O teatro já não é um conjunto de infra-estruturas especialmente designadas para a actuação (ou performance), com lugares e um palco. É um lugar no qual se dá a oportunidade de procurar uma experiência compartilhada. Mas é também uma extensão flexível no tempo.


4) Texto . . . A nossa preocupação no teatro não é criarmos provas de que “drama é literatura”.


Antes disso, necessitamos da forma chamada teatro para criar novos tipos de encontro que diferem dos que a literatura proporciona, de modo a preenchermos o vazio entre os princípios da vida quotidiana e da vida ficcionada.

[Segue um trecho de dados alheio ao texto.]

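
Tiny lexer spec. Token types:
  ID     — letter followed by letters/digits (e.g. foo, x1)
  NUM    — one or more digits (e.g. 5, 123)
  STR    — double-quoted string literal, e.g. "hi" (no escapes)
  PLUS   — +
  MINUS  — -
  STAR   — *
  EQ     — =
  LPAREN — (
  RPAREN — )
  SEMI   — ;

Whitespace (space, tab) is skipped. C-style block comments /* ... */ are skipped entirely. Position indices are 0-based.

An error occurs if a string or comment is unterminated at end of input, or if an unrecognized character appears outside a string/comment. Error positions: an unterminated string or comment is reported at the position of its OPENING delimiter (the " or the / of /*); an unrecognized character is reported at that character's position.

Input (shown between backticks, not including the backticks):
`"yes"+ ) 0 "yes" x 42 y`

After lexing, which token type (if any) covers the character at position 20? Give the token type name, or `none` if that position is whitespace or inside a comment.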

Primeiramente e importantíssimo: teatro tem de ser cortado da literatura. Para fazermos isso, é mister separarmos os conceitos de teatro e peça.

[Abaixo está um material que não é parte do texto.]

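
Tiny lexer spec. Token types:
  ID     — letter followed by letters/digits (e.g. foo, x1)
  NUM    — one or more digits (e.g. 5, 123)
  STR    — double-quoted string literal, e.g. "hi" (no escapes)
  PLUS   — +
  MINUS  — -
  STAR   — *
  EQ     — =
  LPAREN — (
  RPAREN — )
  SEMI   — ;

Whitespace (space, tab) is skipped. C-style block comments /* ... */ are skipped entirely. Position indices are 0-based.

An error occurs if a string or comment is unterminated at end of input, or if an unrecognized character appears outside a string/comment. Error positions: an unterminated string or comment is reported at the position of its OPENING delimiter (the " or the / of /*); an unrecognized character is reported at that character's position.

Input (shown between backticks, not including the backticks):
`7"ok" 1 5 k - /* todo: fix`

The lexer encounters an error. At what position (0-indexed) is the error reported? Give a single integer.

pos=0: emit NUM '7' (now at pos=1)
pos=1: enter STRING mode
pos=1: emit STR "ok" (now at pos=5)
pos=6: emit NUM '1' (now at pos=7)
pos=8: emit NUM '5' (now at pos=9)
pos=10: emit ID 'k' (now at pos=11)
pos=12: emit MINUS '-'
pos=14: enter COMMENT mode (saw '/*')
pos=14: ERROR — unterminated comment (reached EOF)

Answer: 14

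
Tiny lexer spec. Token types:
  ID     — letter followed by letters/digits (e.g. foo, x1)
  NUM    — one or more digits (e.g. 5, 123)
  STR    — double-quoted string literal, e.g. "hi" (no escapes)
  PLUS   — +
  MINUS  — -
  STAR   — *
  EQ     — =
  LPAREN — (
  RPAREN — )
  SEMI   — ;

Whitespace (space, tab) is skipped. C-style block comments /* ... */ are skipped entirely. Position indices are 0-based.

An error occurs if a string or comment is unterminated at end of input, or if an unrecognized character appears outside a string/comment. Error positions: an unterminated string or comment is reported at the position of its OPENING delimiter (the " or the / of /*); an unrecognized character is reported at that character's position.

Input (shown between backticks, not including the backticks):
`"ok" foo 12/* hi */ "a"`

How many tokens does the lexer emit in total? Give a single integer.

pos=0: enter STRING mode
pos=0: emit STR "ok" (now at pos=4)
pos=5: emit ID 'foo' (now at pos=8)
pos=9: emit NUM '12' (now at pos=11)
pos=11: enter COMMENT mode (saw '/*')
exit COMMENT mode (now at pos=19)
pos=20: enter STRING mode
pos=20: emit STR "a" (now at pos=23)
DONE. 4 tokens: [STR, ID, NUM, STR]

Answer: 4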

Isto não significa uma disputa pela primazia das palavras. Mas é um equívoco considerar estas equivalentes às da peça. Sinto que confinar o Logos (a noção originária palavra) apenas ao domínio da escrita é obtuso.


O discurso – como eu o entendo – nunca é uma linguagem literária. É algo bastante mais biológico e espiritual, no sentido de este representar a função original da linguagem. [comunicar]


Nem o teatro como literatura, nem a literatura como teatro tem que ver com a função que eu dou às “palavras”.


Valerá mesmo a pena reconstruir, mais uma vez, com actores vivos, textos que já foram escritos e classificados?


Não digo com isto que devíamos abandonar o prazer de lermos peças escritas. Mas sinto que devíamos despedirmos do teatro do nosso tempo, que confundiu a peça – uma forma independente de literatura – com o teatro, e fez que o último se tornasse num escravo das palavras, pois o discurso do actor está ditado em linhas impressas.


Prefiro olhar para o texto não como algo que tem de ser lido palavra por palavra, mas como um mapa. É dito que a história dos mapas é mais antiga do que a da literatura. Mesmo na pré-história, o homem tinha de fazer representações geográficas de modo a compreender onde estava e para onde poderia ir. Se o território representado no diagrama, pode ser percorrido pelos pés humanos, isso pertence à História. Se não puder ser tão bem percorrido, se for um jardim imaginário da selvajaria das relações humanas, ou da intimidade do corpo humano, então isso pertence ao reino do Drama.


Tal como um mapa pode ser lido de várias maneiras e pode dar a possibilidade de estabelecer encontros fortuitos, então o texto também é esse guia que nos dá a liberdade de andarmos ou retrocedermos por entre o “interior” e o “exterior” da geografia de uma viagem imaginária teatral compartilhada para com a plateia.